Why We Practice Church Membership

We believe church membership is the normal pattern established by the apostles and presented in the New Testament.  The term church in the New Testament usually refers to a specific local church like that at Corinth, Jerusalem, or Rome.

Four indications that Christians identified themselves with a local church:
  1. The biblical metaphors used to describe local churches: flock, temple, body, and household are used specifically of local churches (Acts 20; Eph. 2; 1 Cor. 12; 1 Tim. 3). Each metaphor draws a distinction of who is part of the church, and who isn’t.
  2. The meaning of “the whole church.” In 1 Corinthians 14:23, Paul says, “if the whole church comes together in one place…” How would the leaders know if the whole church was present if no identifiable relationship was established?
  3. The instructions for pastoral oversight and spiritual leadership. Pastors/overseers/shepherds/elders were to care “for all the flock” (Acts 20:28; 1 Tim. 3; Acts 20; Phil. 1:1, Titus 1). Leaders of the churches must have had some listing of believers. Since leaders were accountable for the souls of the flock under their care (Heb. 13:17), they must have had some commitment for their care.
  4. The meaning of the word join. After the end of Ananias and Sapphire in Acts 5:13, no non-Christians “dared join them (the church), but the people esteemed them high.” The Greek word for join has strong connotations of commitment.

  • Church membership recognizes that eternal life is a shared life and that Jesus Christ is a shared savior; He died not just to redeem a person but a people.
  • Church membership is not a loose affiliation with a group of Christians; rather, it involves entering into a community of other believers in which you can know others and be known by others.
  • Church membership emphasizes the truth that community is the context for change. It provides a tangible context for spiritual growth and accountability.  
  • Church membership protects against individualistic and consumeristic approaches to the Christian life.
  • Church membership values unity and perseverance in working through interpersonal conflicts and struggles.
  • Church membership shows the power of the gospel that enables us to get over ourselves so that we can give of ourselves in love to one another.
  • Church membership unifies our time, talents, money, gifts, and abilities towards the goal of proclaiming the gospel, making disciples, and planting churches.
  • Church membership shows the agreement of belief and ownership to the other members of the church and leaders.

A Covenant Commitment  
The term covenant refers to a bond voluntarily entered into by two parties. Throughout Scripture and the history of redemption, the covenant serves a theological model for the relationship shared between God and His people.

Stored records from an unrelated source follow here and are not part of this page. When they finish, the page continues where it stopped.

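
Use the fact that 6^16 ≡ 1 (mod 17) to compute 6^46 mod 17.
By Fermat: 6^{16} ≡ 1 (mod 17). 46 = 2×16 + 14. So 6^{46} ≡ 6^{14} ≡ 9 (mod 17)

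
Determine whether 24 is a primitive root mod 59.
ord_59(24) divides 58. For each prime q|58: 24^{29}≡58, 24^{2}≡45, none ≡ 1. So 24 has order 58 and is a primitive root mod 59.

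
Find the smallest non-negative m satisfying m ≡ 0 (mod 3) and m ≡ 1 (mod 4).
M = 3 × 4 = 12. M₁ = 4, y₁ ≡ 1 (mod 3). M₂ = 3, y₂ ≡ 3 (mod 4). m = 0×4×1 + 1×3×3 ≡ 9 (mod 12)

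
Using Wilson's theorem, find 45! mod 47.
(46)! = (45)! × (46) ≡ -1 (mod 47). So (45)! ≡ -1 × (46)^(-1) ≡ (-1)×(-1) = 1 (mod 47)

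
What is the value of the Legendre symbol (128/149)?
(128/149) = 128^{74} mod 149 = -1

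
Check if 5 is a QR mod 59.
By Euler's criterion: 5^{29} ≡ 1 (mod 59). Since this equals 1, 5 is a QR.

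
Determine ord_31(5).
Powers of 5 mod 31: 5^1≡5, 5^2≡25, 5^3≡1. Order = 3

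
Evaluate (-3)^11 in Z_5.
Using Fermat: (-3)^{4} ≡ 1 mod 5. 11 ≡ 3 mod 4. So (-3)^{11} ≡ (-3)^{3} ≡ 3 mod 5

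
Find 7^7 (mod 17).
By repeated squaring (mod 17): 7^{1}≡7, 7^{2}≡15, 7^{4}≡4. Then 7^{7} = 7^{4+2+1} ≡ 4 × 15 × 7 ≡ 12 (mod 17)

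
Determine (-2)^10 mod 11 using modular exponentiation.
Using Fermat: (-2)^{10} ≡ 1 (mod 11). 10 ≡ 0 (mod 10). So (-2)^{10} ≡ (-2)^{0} ≡ 1 (mod 11)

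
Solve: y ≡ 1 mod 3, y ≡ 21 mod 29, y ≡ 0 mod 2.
M = 3 × 29 × 2 = 174. M₁ = 58, y₁ ≡ 1 mod 3. M₂ = 6, y₂ ≡ 5 mod 29. M₃ = 87, y₃ ≡ 1 mod 2. y = 1×58×1 + 21×6×5 + 0×87×1 ≡ 166 mod 174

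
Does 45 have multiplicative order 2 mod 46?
Powers of 45 mod 46: 45^1≡45, 45^2≡1. First k with 45^k≡1 is k=2. Yes, ord_46(45) = 2.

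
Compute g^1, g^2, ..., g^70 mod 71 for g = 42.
42^1, 42^2, ..., 42^{70} mod 71: [42, 60, 35, 50, 41, 18, 46, 15, 62, 48, 28, 40, 47, 57, 51, 12, 7, 10, 65, 32, 66, 3, 55, 38, 34, 8, 52, 54, 67, 45, 44, 2, 13, 49, 70, 29, 11, 36, 21, 30, 53, 25, 56, 9, 23, 43, 31, 24, 14, 20, 59, 64, 61, 6, 39, 5, 68, 16, 33, 37, 63, 19, 17, 4, 26, 27, 69, 58, 22, 1]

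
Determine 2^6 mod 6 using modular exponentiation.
By repeated squaring (mod 6): 2^{1}≡2, 2^{2}≡4, 2^{4}≡4. Then 2^{6} = 2^{4+2} ≡ 4 × 4 ≡ 4 (mod 6)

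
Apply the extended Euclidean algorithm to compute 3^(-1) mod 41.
Extended GCD: 3(14) + 41(-1) = 1. So 3^(-1) ≡ 14 mod 41. Verify: 3 × 14 = 42 ≡ 1 mod 41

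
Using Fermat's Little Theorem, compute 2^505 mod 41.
By Fermat: 2^{40} ≡ 1 (mod 41). 505 ≡ 25 (mod 40). So 2^{505} ≡ 2^{25} ≡ 32 (mod 41)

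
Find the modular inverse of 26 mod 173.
Since 173 is prime, by Fermat 26^(-1) ≡ 26^{171} ≡ 20 mod 173. Verify: 26 × 20 = 520 ≡ 1 mod 173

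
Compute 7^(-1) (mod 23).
Since 23 is prime, by Fermat 7^(-1) ≡ 7^{21} ≡ 10 (mod 23). Verify: 7 × 10 = 70 ≡ 1 (mod 23)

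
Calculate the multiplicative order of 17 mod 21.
Powers of 17 mod 21: 17^1≡17, 17^2≡16, 17^3≡20, 17^4≡4, 17^5≡5, 17^6≡1. So the order of 17 is 6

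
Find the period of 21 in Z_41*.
Powers of 21 mod 41: 21^1≡21, 21^2≡31, 21^3≡36, 21^4≡18, 21^5≡9, 21^6≡25, 21^7≡33, 21^8≡37, 21^9≡39, 21^10≡40, 21^11≡20, 21^12≡10, 21^13≡5, 21^14≡23, 21^15≡32, 21^16≡16, 21^17≡8, 21^18≡4, 21^19≡2, 21^20≡1. So the order of 21 is 20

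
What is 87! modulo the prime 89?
(88)! = (87)! × (88) ≡ -1 (mod 89). So (87)! ≡ -1 × (88)^(-1) ≡ (-1)×(-1) = 1 (mod 89)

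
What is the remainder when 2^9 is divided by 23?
By repeated squaring mod 23: 2^{1}≡2, 2^{2}≡4, 2^{4}≡16, 2^{8}≡3. Then 2^{9} = 2^{8+1} ≡ 3 × 2 ≡ 6 mod 23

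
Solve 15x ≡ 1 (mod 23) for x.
Since 23 is prime, by Fermat 15^(-1) ≡ 15^{21} ≡ 20 (mod 23). Verify: 15 × 20 = 300 ≡ 1 (mod 23)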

Covenantal language was used to describe the relationships shared by those who comprised the first church in Jerusalem. “And they devoted themselves to the apostles; teaching and the fellowship, to the breading of bread and prayer.” The Greek term for “fellowship” is koinania. The term speaks to the life shared together by members of the church. A covenant is more personal than a contract and more accountable than a friendship.

A covenant commitment is our way of saying, “In Christ, we stand with one another and we are for one another.”